What interesting information! In Australia in the early days names were often spelled wrongly because illiterate soldiers on horseback took the details from illiterate people!

anthonynorth said...

Interesting. In the UK we have a ten year census, next due 2011. There's been a debate in recent years over what kind of questions should be asked. Should lifestyle choices be a part, etc.
For my part, it should involve minimal information. As long as I behave myself, government has no right to know anything but the basic admin stuff about me.

Regina said...

Very informative.

Ackworth born said...

When I was a student and had to fill in a census form I considered adding a fictional live-in girlfriend but thought better of it in the end.
We found ourselves on the New Zealand census when we visited there in 2001.
Not negating the research in any way but I can't see the meaning of announcing such a number so precisely as it cannot be THAT accurate.

RuneE said...

We have stopped taking censuses like that.
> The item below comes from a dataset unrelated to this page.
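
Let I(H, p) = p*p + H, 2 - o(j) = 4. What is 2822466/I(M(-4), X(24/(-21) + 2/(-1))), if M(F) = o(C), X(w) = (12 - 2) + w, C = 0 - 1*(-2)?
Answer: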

It is nor necessary, it is impractical, it is expensive and in a little country like ours that kind of information is available elsewhere.

Strawberry Jam Anne said...

Found this really interesting Roger. I was thinking I really don't know when our next census is due, only know that it is every 10 years, then I read anthonynorth's comment. A

Kate said...

Thanks for visiting my blog, and good luck on your next venture in library school. I LOVE libraries and librarians; they save me lots and lots of money that I use to spend on book ownership, but I eventually got wise...although I do love my own personal library.

No comments on census; I, too, feel that many of the former questions have been intrusive and am pleased that the new form is shortened.

Many thanks too for catching my typo on my post today...BLOG instead of BLOB!!

Carol said...

Roger, very interesting post, and a great C. I never did like the census, and always wondered why the government needed to know some things. But it is so interesting to read about, can't believe some of the questions that used to be asked.

Joy said...

Thats interesting how your census developed, As mentioned ours is every 10 years. For my sins I used to provide info using the resulting statistics in a past job. The UK 1901 census is up on the web, a snapshot in time. The first time they put it up the site crashed because so many people wanted to look at it.

Your EG Tour Guide said...

Hmmm. What a LOT of work! I wonder how the U.S. government uses this information.

Rebecca Hickman said...

Isn't it strange how labels change? Kind of like the AACR2.

uncleawang said...

Interesting post,i love the B&W photo its was wonderful images:)
Thanks fro droping by & have a wonderful day.

Irene Toh said...

Statistics tell a story. Very interesting post. We've got to respond to govt surveys here in Singapore and I find it sooo intrusive.

Amy said...

Roger, I really really like blogs where I can learn something. You had so many links re CENSUS - it made my head spin! My brother-in-law works for the census in Arkansas - so far he's only checked addresses. I'm shocked by some of the questions on the ACS form - it's none of their business! Thanks for commenting on my "c" posting - this is a new exercise for me and it's fun, plus educational!

magiceye said...

that was interesting...
in india we have government employees mandated for the job visit everybody for the census

jay said...

How interesting to be an enumerator! Did you find many people who were uncooperative?

I love censuses. I find them so useful for doing family history research - you learn a lot about the households, and see how people have changed the name they choose to use, who's living with whom, etc, and what they all do for a living. It's utterly fascinating, and I hope our descendants will read our data some day.

Janie said...

Great photos of the farmer and the Navajo family.
Great info.
Those old census questions definitely lacked sensitivity.

Tumblewords: said...

Creative C! And wonderful commentary... Love the 1960 hi-tech photo!

Dragonstar said...

This is very informative. On one census form some years back we were asked about our sanitary facilities - ours (we lived on an island at the time with absolutely no facilities of any kind) our answer had to come under the heading of "other", as "a bucket behind the door" wasn't on the list! :)

On behalf of the Team, thanks for participating.